5 thoughts on “Global Community”

  1. Yeah, I’ve seen that too. I was reading the mission statements for all the schools in a certain area and that phrase appeared in at least a couple. Your point is well taken and what you say is exactly right. But I also wonder what the origin of the phrase is and what exactly they are trying to convey by it. For it to be used in so many disparate places can’t be a coincidence.

    1. Think it’s the Think Globally, Act Locally bumper sticker, except they forgot the ‘locally’ part.

      More seriously, progressives and other marxists want us to focus on the distant and poorly understood instead of the nearby and well understood tasks at hand, because the tasks at hand admit of possible concrete solutions, while airy distant ‘problems’ can only be addressed by vague yet high-sounding ‘solutions’. The Church, unfortunately, because of its high and spiritual destiny, is perhaps more susceptible to high-sounding nonsense. The cure is the Incarnation (which is the cure for all that ails us!) which shows God acting in very small local ways in the person of Jesus, who was never 100 miles from home, to achieve universal salvation.

      It’s exactly parallel to the temptation to love mankind but despise the man next to us.

      1. I hear you. That reminds me of all the supposed tension between the races that we keep hearing about, of which I never see a trace in my daily life.

        After posting my comment I remembered an article I had read in First Things, where R.R. Reno wrote that the new political divide is between nationalists and internationalists, those who favor national sovereignty and protected borders, and those who want a borderless world.
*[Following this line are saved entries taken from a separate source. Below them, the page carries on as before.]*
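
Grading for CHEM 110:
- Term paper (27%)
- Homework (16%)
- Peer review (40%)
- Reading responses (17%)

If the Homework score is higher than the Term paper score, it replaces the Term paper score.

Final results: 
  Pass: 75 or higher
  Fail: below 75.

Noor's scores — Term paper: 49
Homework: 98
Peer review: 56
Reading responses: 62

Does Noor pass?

Pass

Homework (98) > Term paper (49), so Term paper counts as 98.
Weighted total:
  Term paper 98 × 0.27 = 26.46
  Homework 98 × 0.16 = 15.68
  Peer review 56 × 0.4 = 22.4
  Reading responses 62 × 0.17 = 10.54
Sum = 75.08
75.08 ≥ 75 → Pass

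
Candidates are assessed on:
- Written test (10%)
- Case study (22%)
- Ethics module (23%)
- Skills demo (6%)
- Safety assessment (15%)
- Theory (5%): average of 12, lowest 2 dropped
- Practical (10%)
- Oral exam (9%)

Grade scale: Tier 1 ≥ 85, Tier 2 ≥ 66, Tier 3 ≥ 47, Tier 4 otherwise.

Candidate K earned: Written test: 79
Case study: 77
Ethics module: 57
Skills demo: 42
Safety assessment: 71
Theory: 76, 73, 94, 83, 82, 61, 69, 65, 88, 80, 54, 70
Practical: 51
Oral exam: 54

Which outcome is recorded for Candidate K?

Theory: drop 54, 61 → average of remaining 10 = 780/10 = 78
Weighted total:
  Written test 79 × 0.1 = 7.9
  Case study 77 × 0.22 = 16.94
  Ethics module 57 × 0.23 = 13.11
  Skills demo 42 × 0.06 = 2.52
  Safety assessment 71 × 0.15 = 10.65
  Theory 78 × 0.05 = 3.9
  Practical 51 × 0.1 = 5.1
  Oral exam 54 × 0.09 = 4.86
Sum = 64.98
64.98 is ≥ 47 and < 66 → Tier 3

Tier 3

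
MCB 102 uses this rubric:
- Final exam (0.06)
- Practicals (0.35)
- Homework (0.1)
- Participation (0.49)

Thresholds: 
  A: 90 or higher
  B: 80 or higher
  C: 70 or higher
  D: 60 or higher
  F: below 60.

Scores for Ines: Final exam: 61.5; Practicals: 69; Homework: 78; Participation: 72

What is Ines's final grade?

C

Weighted total:
  Final exam 61.5 × 0.06 = 3.69
  Practicals 69 × 0.35 = 24.15
  Homework 78 × 0.1 = 7.8
  Participation 72 × 0.49 = 35.28
Sum = 70.92
70.92 is ≥ 70 and < 80 → C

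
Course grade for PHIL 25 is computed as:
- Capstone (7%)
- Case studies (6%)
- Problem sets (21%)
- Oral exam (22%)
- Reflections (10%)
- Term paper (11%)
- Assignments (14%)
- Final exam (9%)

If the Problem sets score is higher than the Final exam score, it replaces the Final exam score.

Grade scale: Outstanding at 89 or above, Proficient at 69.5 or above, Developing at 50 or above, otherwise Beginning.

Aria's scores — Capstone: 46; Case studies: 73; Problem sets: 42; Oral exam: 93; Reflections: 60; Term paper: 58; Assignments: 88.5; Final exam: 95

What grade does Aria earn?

Proficient

Problem sets (42) ≤ Final exam (95), so Final exam stays at 95.
Weighted total:
  Capstone 46 × 0.07 = 3.22
  Case studies 73 × 0.06 = 4.38
  Problem sets 42 × 0.21 = 8.82
  Oral exam 93 × 0.22 = 20.46
  Reflections 60 × 0.1 = 6
  Term paper 58 × 0.11 = 6.38
  Assignments 88.5 × 0.14 = 12.39
  Final exam 95 × 0.09 = 8.55
Sum = 70.2
70.2 is ≥ 69.5 and < 89 → Proficient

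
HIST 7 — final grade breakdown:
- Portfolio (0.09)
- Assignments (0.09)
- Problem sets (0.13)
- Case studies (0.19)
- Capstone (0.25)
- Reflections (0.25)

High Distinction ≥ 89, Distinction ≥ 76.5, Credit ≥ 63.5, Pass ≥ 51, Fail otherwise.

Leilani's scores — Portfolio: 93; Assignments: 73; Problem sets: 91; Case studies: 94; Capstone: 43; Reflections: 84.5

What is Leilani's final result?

Weighted total:
  Portfolio 93 × 0.09 = 8.37
  Assignments 73 × 0.09 = 6.57
  Problem sets 91 × 0.13 = 11.83
  Case studies 94 × 0.19 = 17.86
  Capstone 43 × 0.25 = 10.75
  Reflections 84.5 × 0.25 = 21.125
Sum = 76.505
76.505 is ≥ 76.5 and < 89 → Distinction

Distinction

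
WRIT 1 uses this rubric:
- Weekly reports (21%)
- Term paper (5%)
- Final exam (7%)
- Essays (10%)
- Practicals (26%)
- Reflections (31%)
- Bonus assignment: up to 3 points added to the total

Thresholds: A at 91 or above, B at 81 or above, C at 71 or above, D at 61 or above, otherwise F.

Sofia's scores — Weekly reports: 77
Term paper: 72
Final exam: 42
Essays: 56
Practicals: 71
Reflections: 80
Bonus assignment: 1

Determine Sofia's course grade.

Weighted total:
  Weekly reports 77 × 0.21 = 16.17
  Term paper 72 × 0.05 = 3.6
  Final exam 42 × 0.07 = 2.94
  Essays 56 × 0.1 = 5.6
  Practicals 71 × 0.26 = 18.46
  Reflections 80 × 0.31 = 24.8
Sum = 71.57
Bonus assignment: 71.57 + 1 = 72.57
72.57 is ≥ 71 and < 81 → C

C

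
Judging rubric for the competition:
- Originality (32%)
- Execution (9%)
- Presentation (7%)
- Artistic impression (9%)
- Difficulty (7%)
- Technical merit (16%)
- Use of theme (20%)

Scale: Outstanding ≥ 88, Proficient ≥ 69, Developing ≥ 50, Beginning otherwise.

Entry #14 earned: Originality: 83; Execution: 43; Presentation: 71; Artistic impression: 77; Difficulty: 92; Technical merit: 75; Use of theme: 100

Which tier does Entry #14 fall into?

Proficient

Weighted total:
  Originality 83 × 0.32 = 26.56
  Execution 43 × 0.09 = 3.87
  Presentation 71 × 0.07 = 4.97
  Artistic impression 77 × 0.09 = 6.93
  Difficulty 92 × 0.07 = 6.44
  Technical merit 75 × 0.16 = 12
  Use of theme 100 × 0.2 = 20
Sum = 80.77
80.77 is ≥ 69 and < 88 → Proficient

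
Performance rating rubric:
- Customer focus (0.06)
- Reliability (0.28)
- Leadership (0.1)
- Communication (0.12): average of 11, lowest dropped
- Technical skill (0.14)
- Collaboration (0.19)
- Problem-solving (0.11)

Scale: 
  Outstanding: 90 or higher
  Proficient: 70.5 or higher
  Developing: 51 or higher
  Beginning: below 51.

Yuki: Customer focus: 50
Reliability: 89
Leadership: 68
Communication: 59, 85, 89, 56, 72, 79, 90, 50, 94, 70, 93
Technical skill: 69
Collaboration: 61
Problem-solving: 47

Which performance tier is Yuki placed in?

Proficient

Communication: drop 50 → average of remaining 10 = 787/10 = 78.7
Weighted total:
  Customer focus 50 × 0.06 = 3
  Reliability 89 × 0.28 = 24.92
  Leadership 68 × 0.1 = 6.8
  Communication 78.7 × 0.12 = 9.444
  Technical skill 69 × 0.14 = 9.66
  Collaboration 61 × 0.19 = 11.59
  Problem-solving 47 × 0.11 = 5.17
Sum = 70.584
70.584 is ≥ 70.5 and < 90 → Proficient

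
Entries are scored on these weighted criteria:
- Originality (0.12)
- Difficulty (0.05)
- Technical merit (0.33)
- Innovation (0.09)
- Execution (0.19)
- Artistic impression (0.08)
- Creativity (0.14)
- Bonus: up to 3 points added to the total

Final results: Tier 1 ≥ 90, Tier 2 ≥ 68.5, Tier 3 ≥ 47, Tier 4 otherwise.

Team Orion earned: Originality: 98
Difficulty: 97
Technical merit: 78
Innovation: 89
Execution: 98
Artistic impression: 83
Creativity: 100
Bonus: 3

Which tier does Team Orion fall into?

Tier 1

Weighted total:
  Originality 98 × 0.12 = 11.76
  Difficulty 97 × 0.05 = 4.85
  Technical merit 78 × 0.33 = 25.74
  Innovation 89 × 0.09 = 8.01
  Execution 98 × 0.19 = 18.62
  Artistic impression 83 × 0.08 = 6.64
  Creativity 100 × 0.14 = 14
Sum = 89.62
Bonus: 89.62 + 3 = 92.62
92.62 ≥ 90 → Tier 1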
I wonder if it’s related to that.

  2. I have a relative who teaches at a land-grant university in the Midwest. At one point, the administration decided that they would no longer be a land-grant institution, they would be a world-grant institution! Their first act as a “world-grant institution” was to call a meeting so that everyone could put their heads together and figure out what a “world-grant institution” is.

    1. Reminds me Rufus T. Firefly in Duck Soup: President Firefly, at a cabinet meeting, looking at some government paperwork –
      “Why, a 5 year old child could understand this!”
      (Turning to an aid, quietly)
      “Get me a 5 year old child – I can’t make heads or tails out of this.”